Comentaremos hoy un artículo publicado el 9 de febrero en BMJ, referencia BMJ 2012;344:e536, y del que adjunto enlace al texto completo. Se trata de una revisión sistemática de estudios observacionales y metaanálisis sobre la relación entre consumo de cannabis y accidentes de tráfico, con el objetivo de determinar si el consumo agudo aumenta el riesgo de accidentes. 
Los autores realizaron búsquedas electrónicas en 19 bases de datos, sin restricciones por año o idioma de publicación. También realizaron búsquedas manuales de listas de referencia, estudios no publicados, y revisión de las bibliotecas personales del equipo de investigación.
Se incluyeron estudios epidemiológicos observacionales de accidentes de vehículos de motor con un grupo de control adecuado, y se seleccionaron estudios que medían el consumo reciente de cannabis en conductores por medio de análisis toxicológicos en sangre, o mediante confirmación verbal del conductor. Se excluyeron estudios experimentales o de simulación. Dos revisores independientes evaluaron el riesgo de sesgos en cada estudio seleccionado, mediante consenso, empleando la escala de Newcastle-Ottawa. Las estimaciones de riesgo se combinaron modelos de efectos aleatorios.
Se seleccionaron 9 estudios y metaanálisis. Conducir bajo la influencia del cannabis se asoció con un riesgo significativamente alto de accidentes de tráfico, en comparación con conductores que no lo habían consumido (odds ratio 1,92; intervalo de confianza del 95% 1,35 a 2,73; p=0,0003).
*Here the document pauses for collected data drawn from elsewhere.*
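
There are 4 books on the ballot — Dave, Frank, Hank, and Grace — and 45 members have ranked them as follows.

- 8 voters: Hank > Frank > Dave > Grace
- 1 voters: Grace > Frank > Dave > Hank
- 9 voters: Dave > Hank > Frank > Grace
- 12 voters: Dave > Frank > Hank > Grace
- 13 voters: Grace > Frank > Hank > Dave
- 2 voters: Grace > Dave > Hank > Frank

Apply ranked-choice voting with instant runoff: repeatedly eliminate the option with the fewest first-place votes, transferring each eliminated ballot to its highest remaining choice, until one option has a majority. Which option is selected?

Dave

Round 1: Dave 21, Grace 16, Hank 8, Frank 0. Frank has the fewest and is eliminated.
Round 2: Dave 21, Grace 16, Hank 8. Hank has the fewest and is eliminated.
Round 3: Dave 29, Grace 16. Dave has a majority.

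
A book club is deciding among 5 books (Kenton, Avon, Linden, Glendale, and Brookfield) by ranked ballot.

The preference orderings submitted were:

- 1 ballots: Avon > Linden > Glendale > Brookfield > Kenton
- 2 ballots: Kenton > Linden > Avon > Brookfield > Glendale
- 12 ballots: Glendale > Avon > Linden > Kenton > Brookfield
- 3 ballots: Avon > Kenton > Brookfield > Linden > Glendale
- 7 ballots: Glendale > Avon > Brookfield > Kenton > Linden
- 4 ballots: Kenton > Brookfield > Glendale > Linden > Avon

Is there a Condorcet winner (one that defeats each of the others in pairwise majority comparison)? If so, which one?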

Los autores apreciaron heterogeneidad de resultados entre los diferentes estudios: el riesgo estimado de accidente era mayor en los estudios casos-controles (2,79; 1,23 a 6,33; p=0,01) y estudios de accidentes letales (2,10; 1,31 a 3,36; p=0,002) que en estudios de culpabilidad (1,65; 1,11 a 2,46; p=0,07) y estudios de colisiones no letales (1,74; 0,88 a 3,46; p=0,11).
Los autores concluyen que el consumo agudo de cannabis se asocia con un incremento del riesgo de accidentes de tráfico, y especialmente del riesgo de accidentes con resultado de muerte.

Si analizamos los efectos orgánicos que puede producir el consumo, resulta fácil entender el motivo de esta asociación de riesgo:
- Relajación
- Desinhibición
- Hilaridad
- Sensación de lentitud en el paso del tiempo
- Somnolencia
- Alteraciones sensoriales
- Dificultad en el ejercicio de funciones complejas: expresarse con claridad, memoria inmediata, capacidad de concentración, procesos de aprendizaje…
Dado el extendido uso de esta sustancia, y la creciente presión de ciertos grupos en favor de la legalización de su venta y consumo, esta información aporta un argumento más de concienciación contra la conducción bajo el efecto de drogas.